Available technology wasn’t the only challenge she would face while trying to build a virtual practice. Until only the past few years has the public been open to the idea. And in the early years, people were quite skeptical of this new, web-based client service model. So unfortunately, she had to put her plans and her practice on hold, opting to work for other firms and businesses while building up her experience to obtain her CPA credential. Joyce never let go of the idea, though, and was able restart her Baltimore, Maryland-based firm of Common Cents Consulting, LLC (www.TheCommonCents.com).
|Joyce Washington, CPA|
Founder, CEO —The Common Cents Consulting
Productivity Score: 332
“A lot of really small businesses can’t afford a full-time accountant, and perhaps some don’t need one,” says Joyce. “But they can definitely benefit from having a professional help them keep their books in order on a periodic basis and also provide some more day-to-day interaction and counseling.”
One of the keys to her approach with clients is to get them to visualize themselves as a bigger company that has a full-time accounting department, but it’s just located in another office — her office. With Joyce as part of their team, they have access to the same level of accounting expertise as a larger business, but without the costs of having that staff full-time in-house.
She notes that improvements in technology have made it easier to get her clients going, too. “Back in 2002, there were only a couple of options for remote accounting, and they weren’t affordable for small firms serving small businesses. Now, there are dozens of choices, and most are very easy to learn and use both for the clients and for me and my staff.”

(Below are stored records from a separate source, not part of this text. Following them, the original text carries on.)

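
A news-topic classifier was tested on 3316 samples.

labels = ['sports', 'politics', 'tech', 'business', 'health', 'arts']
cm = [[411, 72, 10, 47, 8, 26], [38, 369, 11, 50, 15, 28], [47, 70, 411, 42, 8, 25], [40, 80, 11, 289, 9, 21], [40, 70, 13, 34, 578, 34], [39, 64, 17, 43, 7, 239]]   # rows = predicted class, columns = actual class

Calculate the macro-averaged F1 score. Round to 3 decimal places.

Per-class F1 score (2·TP/(2·TP+FP+FN)):
  sports: TP=411, FP=72+10+47+8+26=163, FN=38+47+40+40+39=204 → 822/1189 = 0.6913
  politics: TP=369, FP=38+11+50+15+28=142, FN=72+70+80+70+64=356 → 738/1236 = 0.5971
  tech: TP=411, FP=47+70+42+8+25=192, FN=10+11+11+13+17=62 → 822/1076 = 0.7639
  business: TP=289, FP=40+80+11+9+21=161, FN=47+50+42+34+43=216 → 578/955 = 0.6052
  health: TP=578, FP=40+70+13+34+34=191, FN=8+15+8+9+7=47 → 1156/1394 = 0.8293
  arts: TP=239, FP=39+64+17+43+7=170, FN=26+28+25+21+34=134 → 478/782 = 0.6113
Macro-F1 score = mean = (0.6913 + 0.5971 + 0.7639 + 0.6052 + 0.8293 + 0.6113) / 6 = 0.683

0.683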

Changing perceptions of SaaS/web-based computing has also helped. “At first, many people were concerned about the security of having their data in the cloud, but now most can see that it’s actually safer there than in their office, whether from a disaster or a simple computer crash. Web-based systems just make better sense, since you can get back up and running very quickly, even if your computer goes down.” Her clients are primarily service-based businesses, in addition to a couple of nonprofit organizations.
It’s probably fairly obvious that Joyce is a bit of a tech geek, which she proudly admits. She has built her practice around the virtual model she envisioned nine years ago, with the core service a virtual accounting department solution through which she and her staff provide weekly and monthly reporting, account reconciliations, online management of AR, AP and payroll, and offer online document management through portals.
The practice also offers business consulting, payroll compliance, write-up and technology training, and although she claims she “doesn’t really do taxes,” she still prepares about 50 individual returns per year.